Spot-and-Stalk Vs. Baiting: What's the Best Bear Hunting Method?

bait vs spot-and-stalk

Spot-and-Stalk

Real men hunt bears at eye level, not perched in trees swatting mosquitoes and listening to Harlequin romances via audiobook to avoid boredom.

Bait hunting is just an advanced form of trapping in which the hunter becomes the steel jaws of the bear trap. It's a chess game, sure, and a waiting game requiring the ability to sit still and zone yourself into mental nothingness for hours — nay, days on end while waiting for that brief window when the donut-fattened bear of your dreams waddles in and you trigger the trap.

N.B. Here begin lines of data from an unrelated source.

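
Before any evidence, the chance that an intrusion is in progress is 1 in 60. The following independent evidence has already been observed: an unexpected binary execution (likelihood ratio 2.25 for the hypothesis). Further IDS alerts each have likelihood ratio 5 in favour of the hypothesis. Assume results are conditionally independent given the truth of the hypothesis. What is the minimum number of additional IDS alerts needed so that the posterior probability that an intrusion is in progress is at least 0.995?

Prior odds = (1/60)/(59/60) = 1/59.
Bayes factor of the evidence already in hand = 2.25.
Odds after that evidence = (1/59) × 2.25 = 9/236.
Target odds = 0.995/0.005 = 199.
Need 5ⁿ ≥ 199 ÷ (9/236) = 46964/9.
5⁵ = 3125 falls short of 46964/9 but 5⁶ = 15625 reaches it, so n = 6.

6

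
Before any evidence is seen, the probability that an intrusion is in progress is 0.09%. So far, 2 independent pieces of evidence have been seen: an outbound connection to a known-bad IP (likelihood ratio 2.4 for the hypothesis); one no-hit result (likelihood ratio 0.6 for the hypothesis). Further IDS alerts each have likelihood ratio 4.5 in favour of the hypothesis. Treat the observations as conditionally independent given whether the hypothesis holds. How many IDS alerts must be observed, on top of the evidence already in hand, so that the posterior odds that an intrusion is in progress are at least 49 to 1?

Prior odds = 0.0009/0.9991 = 9/9991.
Combined Bayes factor of the evidence already in hand = 2.4 × 0.6 = 1.44.
Odds after that evidence = (9/9991) × 1.44 = 324/249775.
Target odds = 49.
Need 4.5ⁿ ≥ 49 ÷ (324/249775) = 12238975/324.
4.5⁷ = 4782969/128 falls short of 12238975/324 but 4.5⁸ = 43046721/256 reaches it, so n = 8.

8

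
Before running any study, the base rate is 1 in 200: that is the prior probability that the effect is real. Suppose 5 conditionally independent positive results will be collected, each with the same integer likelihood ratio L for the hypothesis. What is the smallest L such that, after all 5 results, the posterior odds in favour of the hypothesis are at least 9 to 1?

5

Prior odds = 0.005/0.995 = 1/199.
Target odds = 9.
Need L⁵ ≥ 9 ÷ (1/199) = 1791.
4⁵ = 1024 < 1791 ≤ 3125 = 5⁵, so L = 5.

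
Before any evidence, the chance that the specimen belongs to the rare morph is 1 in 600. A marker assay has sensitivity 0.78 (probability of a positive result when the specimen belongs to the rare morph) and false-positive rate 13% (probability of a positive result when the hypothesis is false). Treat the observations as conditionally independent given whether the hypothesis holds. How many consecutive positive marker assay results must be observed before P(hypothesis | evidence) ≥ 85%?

5

Prior odds = (1/600)/(599/600) = 1/599.
Likelihood ratio of a positive result = 0.78/0.13 = 6.
Target odds: 0.85 ÷ 0.15 = 17/3.
Require 6ⁿ ≥ 17/3 ÷ (1/599) = 10183/3.
6⁴ = 1296 falls short of 10183/3 but 6⁵ = 7776 reaches it, so n = 5.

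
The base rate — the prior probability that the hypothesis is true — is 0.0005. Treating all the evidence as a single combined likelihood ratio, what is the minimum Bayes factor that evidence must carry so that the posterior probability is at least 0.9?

17991

Prior odds = 0.0005/0.9995 = 1/1999.
Target odds = 0.9/0.1 = 9.
Required Bayes factor = 9 ÷ (1/1999) = 17991.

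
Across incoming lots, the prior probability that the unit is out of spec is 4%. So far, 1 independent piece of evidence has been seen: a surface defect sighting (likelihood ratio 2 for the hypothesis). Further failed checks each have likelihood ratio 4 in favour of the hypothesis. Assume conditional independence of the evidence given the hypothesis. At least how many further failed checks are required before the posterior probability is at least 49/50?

Prior odds = 0.04/0.96 = 1/24.
Bayes factor of the evidence already in hand = 2.
Odds after that evidence = (1/24) × 2 = 1/12.
Target odds = 0.98/0.02 = 49.
Need 4ⁿ ≥ 49 ÷ (1/12) = 588.
4⁴ = 256 falls short of 588 but 4⁵ = 1024 reaches it, so n = 5.

5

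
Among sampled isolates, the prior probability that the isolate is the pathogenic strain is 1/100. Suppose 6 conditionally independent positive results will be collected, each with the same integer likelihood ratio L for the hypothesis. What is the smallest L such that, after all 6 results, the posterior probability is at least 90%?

Prior odds = 0.01/0.99 = 1/99.
Target odds = 0.9/0.1 = 9.
Need L⁶ ≥ 9 ÷ (1/99) = 891.
3⁶ = 729 < 891 ≤ 4096 = 4⁶, so L = 4.

4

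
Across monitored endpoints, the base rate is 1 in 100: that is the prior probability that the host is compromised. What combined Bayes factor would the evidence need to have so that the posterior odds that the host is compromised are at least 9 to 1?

891

Prior odds = 0.01/0.99 = 1/99.
Target odds = 9.
Required Bayes factor = 9 ÷ (1/99) = 891.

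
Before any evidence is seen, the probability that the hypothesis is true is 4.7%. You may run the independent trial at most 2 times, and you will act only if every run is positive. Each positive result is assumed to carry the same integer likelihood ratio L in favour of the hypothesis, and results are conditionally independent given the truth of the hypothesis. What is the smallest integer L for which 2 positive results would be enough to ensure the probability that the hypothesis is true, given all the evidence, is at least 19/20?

Prior odds = 0.047/0.953 = 47/953.
Target odds = 0.95/0.05 = 19.
Need L² ≥ 19 ÷ (47/953) = 18107/47.
19² = 361 < 18107/47 ≤ 400 = 20², so L = 20.

20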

Let loose your imagination and come with me to Montana's Bob Marshall Wilderness where I saw the biggest black bear of my life.

My guide, Greg Wonders, and I were sitting in a tiny hanging basin just below the mountain peak, leaning on a massive pine log killed 101 years earlier by a historic fire and eating our lunch, when he pointed up the slope and said through a mouthful of ham sandwich, "Look at that big black bear." Then, he added, "Biggest damn black bear I've seen in years."

The bear was sitting on his haunches 200 yards away, front feet between his splayed rear legs, luxuriating in the afternoon sun. He'd seen us, but was unbothered. He looked like someone had up-ended a '67 VW Bug and planted it on its bumper. Watching this massive bruin was ever so much better than watching a bear bat a hanging rotten beaver carcass around.

Spot-and-stalk bear hunting in an area with a good population of bears and huntable habitat offers the ultimate in bear hunting. It's a real hunt — dynamic and ever-changing, requiring adaptability and excellent stalking savvy. So climb down off your high horse and put yourself in the bear's kitchen and hunt him by his rules. Only by becoming part bear yourself can you be consistently successful at spot-and-stalk hunting. — Joseph von Benedikt

Bait

Show me a self-righteous spot-and-stalk bear hunter and I'll show you a guy who has sooner or later shot a "huge" bear at 300 yards only to hike over and find they could pick it up with one hand. There is no tougher animal to judge, and baiting offsets this — a lot.

Disclosure: I'm a dyed-in-the-Woolrich spot-and-stalk hunter. I'm just not imperious about it for the same reasons I don't drive a Prius or order egg-white omelettes. Bear with me here, ahem, but baiting's superior for a lot of reasons.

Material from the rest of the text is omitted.